Mr. Yeaman to Mr. Seward

No. 2.]

Sir: I have the honor to state that I arrived here on the 12th instant, and, as soon as practicable, (on the 15th,) announced my arrival and mission to Count E. Juel Wind Frys, minister for foreign affairs, enclosing to him a copy [Page 182] of the President’s letter to his Majesty Christian IX, accrediting me as minister resident here, and asking for an audience with the King to present the original as early as convenient. On the 18th I was advised by a note from the grand marshal that his Majesty would give me a special audience at half past one o’clock to-day, at the Christianburg palace. At the appointed time I repaired to the palace designated and was received and presented by the grand marshal. The King’s deportment and conversation manifested the most marked friendship and regard for our government, inquiring with earnestness for the President’s health and the peace of the country. In presenting the President’s letter I addressed to the King a few observations about the friendly relations subsisting between the two governments, and also the conclusion and results of our late civil war, the substance of which and of the King’s remarks in response will be found in the annexed paper marked A. The interview was eminently satisfactory and agreeable.

I am, sir, very respectfully, your obedient servant,


Hon. William H. Seward, Secretary of State.


Mr. Yeaman’s remarks.

I have the pleasure and the distinguished honor of presenting to your Majesty the letter of your friend, the President of the United States of America, accrediting me as minister resident of that government to reside near the government of your Majesty. In doing this, I beg to assure your Majesty that to me it is cause of extreme self-gratulation to have been designated as the representative of my government to a power which has always manifested so much friendship towards the American republic, and which has especially tendered so many proofs of that regard entirely through the terrible ordeal to which the union of the States was exposed for four years. I am happy to say that that contest has been decided in favor of the government, and its success has not been merely a triumph of arms. That success and its consequences are valuable in other and more important lights. It has demonstrated and secured in matter of fact and practice what was always true in law, that the Constitution of the United States is the framework of a government, a political nationality, invested with the most important attributes of sovereignty erected by citizens, and to which the citizen in turn owes allegiance and obedience, and that the Union is not merely a league or confederation of separate and independent sovereignties, from which any State or local government may retire at its own discretion or caprice. Happy it. is, in this sense of our nationality, that all parties with us, even the lately insurgent forces and people, now accept the solution of the issue submitted by them to the arbitrament of the sword. The States which assumed to go out are rapidly and voluntarily resuming their places in the Union and under the Constitution; and those who were brave soldiers against the republic are promptly returning to their allegiance and to the walks and pursuits of private life, becoming loyal citizens under the wise policy adopted by the President. Your Majesty will excuse me for dwelling so long on these points, when you reflect that they are matters about which there has been so much misunderstanding in Europe.

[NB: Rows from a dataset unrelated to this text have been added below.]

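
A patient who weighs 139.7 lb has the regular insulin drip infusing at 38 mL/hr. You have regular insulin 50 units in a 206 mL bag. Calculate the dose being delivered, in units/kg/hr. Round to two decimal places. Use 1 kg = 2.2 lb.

Weight = 139.7 lb ÷ 2.2 lb/kg = 63.5 kg
Concentration = 50 units ÷ 206 mL = 0.2427184 units/mL
Drug rate = 38 mL/hr × 0.2427184 units/mL = 9.223301 units/hr
9.223301 units/hr ÷ 63.5 kg = 0.1452488 units/kg/hr

0.15 units/kg/hr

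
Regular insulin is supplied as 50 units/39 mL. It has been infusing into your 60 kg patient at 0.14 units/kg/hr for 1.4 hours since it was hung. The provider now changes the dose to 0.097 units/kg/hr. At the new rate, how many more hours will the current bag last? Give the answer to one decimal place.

Initial rate:
Dose = 0.14 units/kg/hr × 60 kg = 8.4 units/hr
Concentration = 50 units ÷ 39 mL = 1.282051 units/mL
Rate = 8.4 units/hr ÷ 1.282051 units/mL = 6.552 mL/hr
Volume infused so far = 6.552 mL/hr × 1.4 hr = 9.1728 mL
Volume remaining = 39 − 9.1728 = 29.8272 mL
New rate:
Dose = 0.097 units/kg/hr × 60 kg = 5.82 units/hr
Rate = 5.82 units/hr ÷ 1.282051 units/mL = 4.5396 mL/hr
Time remaining = 29.8272 mL ÷ 4.5396 mL/hr = 6.570447 hr

6.6 hours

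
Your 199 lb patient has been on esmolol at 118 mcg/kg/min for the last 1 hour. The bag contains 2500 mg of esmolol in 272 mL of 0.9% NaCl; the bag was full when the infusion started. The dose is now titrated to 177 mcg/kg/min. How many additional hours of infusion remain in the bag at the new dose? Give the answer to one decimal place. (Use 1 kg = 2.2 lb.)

Initial rate:
Weight = 199 lb ÷ 2.2 lb/kg = 90.45455 kg
Dose = 118 mcg/kg/min × 90.45455 kg = 10673.64 mcg/min
10673.64 mcg/min × 60 min/hr = 640418.2 mcg/hr
Concentration = 2500 mg ÷ 272 mL = 9.191176 mg/mL = 9191.176 mcg/mL
Rate = 640418.2 mcg/hr ÷ 9191.176 mcg/mL = 69.6775 mL/hr
Volume infused so far = 69.6775 mL/hr × 1 hr = 69.6775 mL
Volume remaining = 272 − 69.6775 = 202.3225 mL
New rate:
Dose = 177 mcg/kg/min × 90.45455 kg = 16010.45 mcg/min
16010.45 mcg/min × 60 min/hr = 960627.3 mcg/hr
Rate = 960627.3 mcg/hr ÷ 9191.176 mcg/mL = 104.5162 mL/hr
Time remaining = 202.3225 mL ÷ 104.5162 mL/hr = 1.9358 hr

1.9 hours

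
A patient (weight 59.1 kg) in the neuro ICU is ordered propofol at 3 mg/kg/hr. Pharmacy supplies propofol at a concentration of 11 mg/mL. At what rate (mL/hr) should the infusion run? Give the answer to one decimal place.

Dose = 3 mg/kg/hr × 59.1 kg = 177.3 mg/hr
Rate = 177.3 mg/hr ÷ 11 mg/mL = 16.11818 mL/hr

16.1 mL/hr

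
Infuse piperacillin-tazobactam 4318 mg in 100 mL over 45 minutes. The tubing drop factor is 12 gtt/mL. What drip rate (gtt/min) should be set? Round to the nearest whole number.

27 gtt/min

100 mL ÷ (45 min) = 2.222222 mL/min
2.222222 mL/min × 12 gtt/mL = 26.66667 gtt/min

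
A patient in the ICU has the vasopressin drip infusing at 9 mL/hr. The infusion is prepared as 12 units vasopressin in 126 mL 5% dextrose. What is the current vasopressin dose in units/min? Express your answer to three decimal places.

Concentration = 12 units ÷ 126 mL = 0.0952381 units/mL
Drug rate = 9 mL/hr × 0.0952381 units/mL = 0.8571429 units/hr
0.8571429 units/hr ÷ 60 min/hr = 0.01428571 units/min

0.014 units/min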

Another result of that contest, and in which both parties to it seem to concur as a fact, is, that a race of some four millions of people recently held in slavery have been freed from bondage. The system of unpaid coerced labor is come to an end with us, and this change, in fact, will probably soon be incorporated as a declaration in the Constitution, the supreme law of the Union, so that the relation of master and slave may never again exist within the jurisdiction of the republic. In this particular, I am persuaded, we will secure the congratulations of nearly all governments, since there is no point of political economy and the morals of natural right upon which Christian people and the lessons of modern civilization are more nearly agreed than that it is not well that any man should be a slave and his labor the property of another.

With profound wishes for the continued health and happiness of your Majesty, and for the success and prosperity of your government, and with the hope, well assured, that no circumstance may ever occur to mar the very cordial relations subsisting between your government and my own, I thank you for the polite and friendly attention bestowed on me, a personal stranger, in consideration of the power which I am deputed to represent in your presence.

[Page 183]


To the observations upon the friendly relations subsisting between the two governments, and the hope that they may be perpetuated, the King responded at that moment with the most earnest and kindly reciprocation. Of the views expressed as to the result of the war, in establishing our nationality and bestowing freedom on a race, he manifested a clear appreciation and approval, and further remarked that the contest had been very deplorable, and, for so great a one, very protracted; that it had cost us innumerable and very valuable lives, and he hoped we would now forever remain one people and one nation. He expressed the surprise and horror he felt on hearing of the assassination of President Lincoln, and spoke of him as a very great and a very kind man. He spoke of the agreeable and satisfactory relations that had existed between himself and my predecessor, Mr. Wood, and wished me an equally agreeable residence. He then asked in a most friendly way about my family, if we were comfortably situated, hoped we could stand this northern climate, and concluded by asking me to express his thanks to the President.